Regia di Sidney Lumet vedi scheda film
Riprende alcune idee da Gli insospettabili, con lo stesso attore per una parte simile (o piuttosto per quella che era stata di Sir Olivier), ma senza le invenzioni visive di quello. Il racconto è statico, dichiaratamente ed eccessivamente teatrale, secondo un gusto di Lumet, che gioca con compiaciuti dialoghi che dovrebbero trascinare o divertire il pubblico.
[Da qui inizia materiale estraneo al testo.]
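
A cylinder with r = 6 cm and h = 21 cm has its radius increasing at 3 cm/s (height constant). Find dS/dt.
198π cm²/s

S = 2πrh + 2πr² (lateral + bases)
dS/dt = (2πh + 4πr)·dr/dt = (2π·21 + 4π·6)·3
= 198π cm²/s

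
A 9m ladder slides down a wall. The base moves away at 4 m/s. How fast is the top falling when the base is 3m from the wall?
√2 ≈ 1.414 m/s

x² + y² = 9²
2x·dx/dt + 2y·dy/dt = 0
dy/dt = -x/y · dx/dt = -3/(6√2) · 4 = -√2 m/s
The top is descending at √2 ≈ 1.414 m/s.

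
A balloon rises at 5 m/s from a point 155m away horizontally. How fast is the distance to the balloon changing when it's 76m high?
380√29801/29801 ≈ 2.201 m/s

z² = 155² + y²
z = √(155² + 76²) = √29801
dz/dt = y/z · dy/dt = 76/√29801 · 5 = 380√29801/29801 ≈ 2.201 m/s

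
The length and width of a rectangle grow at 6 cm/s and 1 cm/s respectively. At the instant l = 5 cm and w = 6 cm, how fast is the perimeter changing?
14 cm/s

P = 2(l + w)
dP/dt = 2(dl/dt + dw/dt) = 2(6 + 1) = 14 cm/s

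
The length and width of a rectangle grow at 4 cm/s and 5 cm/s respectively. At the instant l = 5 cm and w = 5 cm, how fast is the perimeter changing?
18 cm/s

P = 2(l + w)
dP/dt = 2(dl/dt + dw/dt) = 2(4 + 5) = 18 cm/s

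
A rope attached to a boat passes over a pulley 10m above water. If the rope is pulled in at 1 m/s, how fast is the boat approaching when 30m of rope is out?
3√2/4 ≈ 1.061 m/s

rope² = x² + 10²
x = √(30² - 10²) = 20√2
dx/dt = (rope/x) · d(rope)/dt = (30/(20√2)) · (-1) = -3√2/4 m/s
The boat approaches at 3√2/4 ≈ 1.061 m/s.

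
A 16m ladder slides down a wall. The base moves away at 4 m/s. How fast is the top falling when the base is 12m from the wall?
12√7/7 ≈ 4.536 m/s

x² + y² = 16²
2x·dx/dt + 2y·dy/dt = 0
dy/dt = -x/y · dx/dt = -12/(4√7) · 4 = -12√7/7 m/s
The top is descending at 12√7/7 ≈ 4.536 m/s.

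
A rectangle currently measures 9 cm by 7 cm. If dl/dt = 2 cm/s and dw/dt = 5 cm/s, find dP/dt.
14 cm/s

P = 2(l + w)
dP/dt = 2(dl/dt + dw/dt) = 2(2 + 5) = 14 cm/s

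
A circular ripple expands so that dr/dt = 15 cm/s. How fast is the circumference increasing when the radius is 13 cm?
30π cm/s

C = 2πr
dC/dt = 2π · dr/dt = 2π · 15 = 30π cm/s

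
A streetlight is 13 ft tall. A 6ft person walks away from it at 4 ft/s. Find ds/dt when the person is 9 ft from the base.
24/7 ft/s

By similar triangles: 13/(x+s) = 6/s
Solving: s = 6x/7
ds/dt = 6/7 · dx/dt = 6/7 · 4 = 24/7 ft/s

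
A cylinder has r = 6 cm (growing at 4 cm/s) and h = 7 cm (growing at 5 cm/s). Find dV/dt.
516π cm³/s

V = πr²h
dV/dt = 2πrh·dr/dt + πr²·dh/dt
= 2π(6)(7)(4) + π(6)²(5)
= 516π cm³/s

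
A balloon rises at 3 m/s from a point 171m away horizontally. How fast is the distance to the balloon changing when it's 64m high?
192√33337/33337 ≈ 1.052 m/s

z² = 171² + y²
z = √(171² + 64²) = √33337
dz/dt = y/z · dy/dt = 64/√33337 · 3 = 192√33337/33337 ≈ 1.052 m/s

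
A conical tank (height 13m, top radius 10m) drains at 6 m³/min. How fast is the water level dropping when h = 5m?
507/(1250π) ≈ 0.1291 m/min

r/h = 10/13, so r = (10/13)h
V = (1/3)πr²h = (1/3)π((10/13)h)²h = (100/507)πh³
dV/dh = (100/169)πh²
dh/dt = (dV/dt)/(dV/dh) = -6/((100/169)π·5²) = -507/(1250π) m/min
The level is dropping at 507/(1250π) ≈ 0.1291 m/min.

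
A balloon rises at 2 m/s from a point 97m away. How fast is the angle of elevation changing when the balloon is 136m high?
0.006952 rad/s

tan(θ) = y/97
sec²(θ) · dθ/dt = (1/97) · dy/dt
dθ/dt = cos²(θ)/97 · 2 = 97/(97² + 136²) · 2
dθ/dt = 0.006952 rad/s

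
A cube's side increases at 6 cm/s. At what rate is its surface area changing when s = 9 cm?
648 cm²/s

A = 6s²
dA/dt = 12s · ds/dt = 12·9·6 = 648 cm²/s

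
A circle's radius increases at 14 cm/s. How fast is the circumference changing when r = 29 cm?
28π cm/s

C = 2πr
dC/dt = 2π · dr/dt = 2π · 14 = 28π cm/s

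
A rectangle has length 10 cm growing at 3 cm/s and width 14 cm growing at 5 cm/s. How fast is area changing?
92 cm²/s

A = lw
dA/dt = w·dl/dt + l·dw/dt = 14·3 + 10·5 = 92 cm²/s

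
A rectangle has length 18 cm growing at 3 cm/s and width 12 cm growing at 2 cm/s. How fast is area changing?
72 cm²/s

A = lw
dA/dt = w·dl/dt + l·dw/dt = 12·3 + 18·2 = 72 cm²/s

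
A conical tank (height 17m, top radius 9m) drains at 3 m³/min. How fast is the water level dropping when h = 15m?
289/(6075π) ≈ 0.01514 m/min

r/h = 9/17, so r = (9/17)h
V = (1/3)πr²h = (1/3)π((9/17)h)²h = (27/289)πh³
dV/dh = (81/289)πh²
dh/dt = (dV/dt)/(dV/dh) = -3/((81/289)π·15²) = -289/(6075π) m/min
The level is dropping at 289/(6075π) ≈ 0.01514 m/min.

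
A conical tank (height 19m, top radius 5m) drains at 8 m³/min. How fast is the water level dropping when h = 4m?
361/(50π) ≈ 2.298 m/min

r/h = 5/19, so r = (5/19)h
V = (1/3)πr²h = (1/3)π((5/19)h)²h = (25/1083)πh³
dV/dh = (25/361)πh²
dh/dt = (dV/dt)/(dV/dh) = -8/((25/361)π·4²) = -361/(50π) m/min
The level is dropping at 361/(50π) ≈ 2.298 m/min.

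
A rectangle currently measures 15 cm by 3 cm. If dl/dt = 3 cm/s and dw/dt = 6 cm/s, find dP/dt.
18 cm/s

P = 2(l + w)
dP/dt = 2(dl/dt + dw/dt) = 2(3 + 6) = 18 cm/s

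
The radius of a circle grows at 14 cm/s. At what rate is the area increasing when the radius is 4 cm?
112π cm²/s

A = πr²
dA/dt = 2πr · dr/dt = 2π(4)(14) = 112π cm²/s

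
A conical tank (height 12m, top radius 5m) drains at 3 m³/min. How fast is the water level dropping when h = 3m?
48/(25π) ≈ 0.6112 m/min

r/h = 5/12, so r = (5/12)h
V = (1/3)πr²h = (1/3)π((5/12)h)²h = (25/432)πh³
dV/dh = (25/144)πh²
dh/dt = (dV/dt)/(dV/dh) = -3/((25/144)π·3²) = -48/(25π) m/min
The level is dropping at 48/(25π) ≈ 0.6112 m/min.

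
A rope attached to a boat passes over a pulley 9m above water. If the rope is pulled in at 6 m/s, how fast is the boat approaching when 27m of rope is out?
9√2/2 ≈ 6.364 m/s

rope² = x² + 9²
x = √(27² - 9²) = 18√2
dx/dt = (rope/x) · d(rope)/dt = (27/(18√2)) · (-6) = -9√2/2 m/s
The boat approaches at 9√2/2 ≈ 6.364 m/s.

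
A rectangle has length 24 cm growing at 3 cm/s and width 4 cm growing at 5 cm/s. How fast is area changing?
132 cm²/s

A = lw
dA/dt = w·dl/dt + l·dw/dt = 4·3 + 24·5 = 132 cm²/s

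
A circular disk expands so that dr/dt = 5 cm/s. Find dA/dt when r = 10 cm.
100π cm²/s

A = πr²
dA/dt = 2πr · dr/dt = 2π(10)(5) = 100π cm²/s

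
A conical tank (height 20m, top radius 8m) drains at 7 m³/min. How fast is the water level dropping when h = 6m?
175/(144π) ≈ 0.3868 m/min

r/h = 8/20, so r = (2/5)h
V = (1/3)πr²h = (1/3)π((2/5)h)²h = (4/75)πh³
dV/dh = (4/25)πh²
dh/dt = (dV/dt)/(dV/dh) = -7/((4/25)π·6²) = -175/(144π) m/min
The level is dropping at 175/(144π) ≈ 0.3868 m/min.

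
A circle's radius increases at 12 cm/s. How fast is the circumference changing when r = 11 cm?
24π cm/s

C = 2πr
dC/dt = 2π · dr/dt = 2π · 12 = 24π cm/s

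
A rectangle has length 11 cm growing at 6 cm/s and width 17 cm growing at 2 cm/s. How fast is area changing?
124 cm²/s

A = lw
dA/dt = w·dl/dt + l·dw/dt = 17·6 + 11·2 = 124 cm²/s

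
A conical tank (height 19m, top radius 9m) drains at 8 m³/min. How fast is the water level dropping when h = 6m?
722/(729π) ≈ 0.3153 m/min

r/h = 9/19, so r = (9/19)h
V = (1/3)πr²h = (1/3)π((9/19)h)²h = (27/361)πh³
dV/dh = (81/361)πh²
dh/dt = (dV/dt)/(dV/dh) = -8/((81/361)π·6²) = -722/(729π) m/min
The level is dropping at 722/(729π) ≈ 0.3153 m/min.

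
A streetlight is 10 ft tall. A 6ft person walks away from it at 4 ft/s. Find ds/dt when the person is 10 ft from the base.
6 ft/s

By similar triangles: 10/(x+s) = 6/s
Solving: s = 6x/4
ds/dt = 6/4 · dx/dt = 3/2 · 4 = 6 ft/s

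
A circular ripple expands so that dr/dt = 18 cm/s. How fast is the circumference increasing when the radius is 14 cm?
36π cm/s

C = 2πr
dC/dt = 2π · dr/dt = 2π · 18 = 36π cm/s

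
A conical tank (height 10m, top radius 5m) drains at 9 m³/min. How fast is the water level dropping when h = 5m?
36/(25π) ≈ 0.4584 m/min

r/h = 5/10, so r = (1/2)h
V = (1/3)πr²h = (1/3)π((1/2)h)²h = (1/12)πh³
dV/dh = (1/4)πh²
dh/dt = (dV/dt)/(dV/dh) = -9/((1/4)π·5²) = -36/(25π) m/min
The level is dropping at 36/(25π) ≈ 0.4584 m/min.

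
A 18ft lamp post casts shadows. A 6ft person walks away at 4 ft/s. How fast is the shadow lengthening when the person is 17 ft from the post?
2 ft/s

By similar triangles: 18/(x+s) = 6/s
Solving: s = 6x/12
ds/dt = 6/12 · dx/dt = 1/2 · 4 = 2 ft/s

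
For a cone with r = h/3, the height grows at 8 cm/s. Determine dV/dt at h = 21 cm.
392π cm³/s

V = (1/3)π(h/3)²h = πh³/27
dV/dt = πh²/9 · 8
At h = 21: dV/dt = 392π cm³/s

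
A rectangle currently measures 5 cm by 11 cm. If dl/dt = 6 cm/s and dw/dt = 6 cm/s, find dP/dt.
24 cm/s

P = 2(l + w)
dP/dt = 2(dl/dt + dw/dt) = 2(6 + 6) = 24 cm/s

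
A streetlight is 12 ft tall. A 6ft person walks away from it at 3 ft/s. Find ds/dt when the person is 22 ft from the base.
3 ft/s

By similar triangles: 12/(x+s) = 6/s
Solving: s = 6x/6
ds/dt = 6/6 · dx/dt = 1 · 3 = 3 ft/s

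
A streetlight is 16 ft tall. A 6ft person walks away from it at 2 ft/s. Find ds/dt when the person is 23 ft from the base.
6/5 ft/s

By similar triangles: 16/(x+s) = 6/s
Solving: s = 6x/10
ds/dt = 6/10 · dx/dt = 3/5 · 2 = 6/5 ft/s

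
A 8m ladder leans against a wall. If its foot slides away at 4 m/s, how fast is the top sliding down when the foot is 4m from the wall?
4√3/3 ≈ 2.309 m/s

x² + y² = 8²
2x·dx/dt + 2y·dy/dt = 0
dy/dt = -x/y · dx/dt = -4/(4√3) · 4 = -4√3/3 m/s
The top is descending at 4√3/3 ≈ 2.309 m/s.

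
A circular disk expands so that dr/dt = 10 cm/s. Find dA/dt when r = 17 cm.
340π cm²/s

A = πr²
dA/dt = 2πr · dr/dt = 2π(17)(10) = 340π cm²/s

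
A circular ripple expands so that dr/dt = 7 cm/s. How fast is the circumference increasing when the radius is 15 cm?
14π cm/s

C = 2πr
dC/dt = 2π · dr/dt = 2π · 7 = 14π cm/s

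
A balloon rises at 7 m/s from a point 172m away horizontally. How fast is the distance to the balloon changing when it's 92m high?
161√2378/2378 ≈ 3.302 m/s

z² = 172² + y²
z = √(172² + 92²) = 4√2378
dz/dt = y/z · dy/dt = 92/(4√2378) · 7 = 161√2378/2378 ≈ 3.302 m/s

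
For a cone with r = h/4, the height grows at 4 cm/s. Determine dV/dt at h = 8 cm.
16π cm³/s

V = (1/3)π(h/4)²h = πh³/48
dV/dt = πh²/16 · 4
At h = 8: dV/dt = 16π cm³/s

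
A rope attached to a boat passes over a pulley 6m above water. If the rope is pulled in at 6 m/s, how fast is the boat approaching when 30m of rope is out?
5√6/2 ≈ 6.124 m/s

rope² = x² + 6²
x = √(30² - 6²) = 12√6
dx/dt = (rope/x) · d(rope)/dt = (30/(12√6)) · (-6) = -5√6/2 m/s
The boat approaches at 5√6/2 ≈ 6.124 m/s.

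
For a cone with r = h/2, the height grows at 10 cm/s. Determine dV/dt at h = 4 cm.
40π cm³/s

V = (1/3)π(h/2)²h = πh³/12
dV/dt = πh²/4 · 10
At h = 4: dV/dt = 40π cm³/s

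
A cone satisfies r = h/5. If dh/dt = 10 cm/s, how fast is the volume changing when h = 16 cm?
512π/5 cm³/s

V = (1/3)π(h/5)²h = πh³/75
dV/dt = πh²/25 · 10
At h = 16: dV/dt = 512π/5 cm³/s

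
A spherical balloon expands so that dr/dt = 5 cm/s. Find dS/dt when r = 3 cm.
120π cm²/s

S = 4πr²
dS/dt = dS/dr · dr/dt = 8πr · 5
At r = 3: dS/dt = 120π cm²/s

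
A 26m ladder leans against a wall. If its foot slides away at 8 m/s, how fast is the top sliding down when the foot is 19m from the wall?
152√35/105 ≈ 8.564 m/s

x² + y² = 26²
2x·dx/dt + 2y·dy/dt = 0
dy/dt = -x/y · dx/dt = -19/(3√35) · 8 = -152√35/105 m/s
The top is descending at 152√35/105 ≈ 8.564 m/s.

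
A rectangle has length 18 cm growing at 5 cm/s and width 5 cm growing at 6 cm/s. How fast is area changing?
133 cm²/s

A = lw
dA/dt = w·dl/dt + l·dw/dt = 5·5 + 18·6 = 133 cm²/s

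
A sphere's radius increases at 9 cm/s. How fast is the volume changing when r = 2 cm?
144π cm³/s

V = (4/3)πr³
dV/dt = dV/dr · dr/dt = 4πr² · 9
At r = 2: dV/dt = 144π cm³/s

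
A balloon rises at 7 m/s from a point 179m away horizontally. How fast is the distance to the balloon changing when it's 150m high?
1050√54541/54541 ≈ 4.496 m/s

z² = 179² + y²
z = √(179² + 150²) = √54541
dz/dt = y/z · dy/dt = 150/√54541 · 7 = 1050√54541/54541 ≈ 4.496 m/s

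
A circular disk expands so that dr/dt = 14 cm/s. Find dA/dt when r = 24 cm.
672π cm²/s

A = πr²
dA/dt = 2πr · dr/dt = 2π(24)(14) = 672π cm²/s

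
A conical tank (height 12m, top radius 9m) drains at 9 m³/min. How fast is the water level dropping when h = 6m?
4/(9π) ≈ 0.1415 m/min

r/h = 9/12, so r = (3/4)h
V = (1/3)πr²h = (1/3)π((3/4)h)²h = (3/16)πh³
dV/dh = (9/16)πh²
dh/dt = (dV/dt)/(dV/dh) = -9/((9/16)π·6²) = -4/(9π) m/min
The level is dropping at 4/(9π) ≈ 0.1415 m/min.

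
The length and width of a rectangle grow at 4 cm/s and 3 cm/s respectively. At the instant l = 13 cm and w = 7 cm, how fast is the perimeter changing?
14 cm/s

P = 2(l + w)
dP/dt = 2(dl/dt + dw/dt) = 2(4 + 3) = 14 cm/s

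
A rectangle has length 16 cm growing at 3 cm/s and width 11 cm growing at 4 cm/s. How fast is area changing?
97 cm²/s

A = lw
dA/dt = w·dl/dt + l·dw/dt = 11·3 + 16·4 = 97 cm²/s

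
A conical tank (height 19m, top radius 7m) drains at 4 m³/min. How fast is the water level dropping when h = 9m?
1444/(3969π) ≈ 0.1158 m/min

r/h = 7/19, so r = (7/19)h
V = (1/3)πr²h = (1/3)π((7/19)h)²h = (49/1083)πh³
dV/dh = (49/361)πh²
dh/dt = (dV/dt)/(dV/dh) = -4/((49/361)π·9²) = -1444/(3969π) m/min
The level is dropping at 1444/(3969π) ≈ 0.1158 m/min.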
Qui la vicenda è movimentata da gratuiti colpi di scena che la rendono più piacevole alla prima visione, più falsa e artificiosa nel rivederlo; l'idea dell'opera in fieri o work in progress può aggiungere un tocco di piacere intellettuale ad un'opera che abbia anche altro da dire, ma non può costituire l'ossatura dell'opera; il copione stesso denuncia l'inganno e deride il pubblico, affidando al protagonista, scrittore inaridito che non riesce più ad aver successo, la lezione di come avvincere il pubblico con i trucchi che il film sta applicando, per concludere con la rivelazione che ormai il tutto è diventato teatro, in cui rivivono e recitano i personaggi morti nella vicenda cui avevamo assistito, e in cui la vera assassina nonché autrice della commedia vissuta è una vicina di casa. Tutto appena variato in vecchi modi su invenzioni vecchie. Il commediografo è rimasto quello del suo primo lavoro, che gli aveva dato un successo tale da continuare e far rappresentare le sue opere ormai prive di valore; se ricordo bene si chiamava proprio Sidney, come Lumet, ma se anche ricordo male mi pare indubbio il riferimento autobiografico, anche se astutamente avendolo confessato lui stesso mi crea disagio a ripetere con lui che l'unica sua opera veramente convincente è stata la prima, La parola ai giurati: in questo devo proprio dargli ragione. Anche se molti altri hanno avuto un certo successo e quasi tutti sono almeno dignitosi.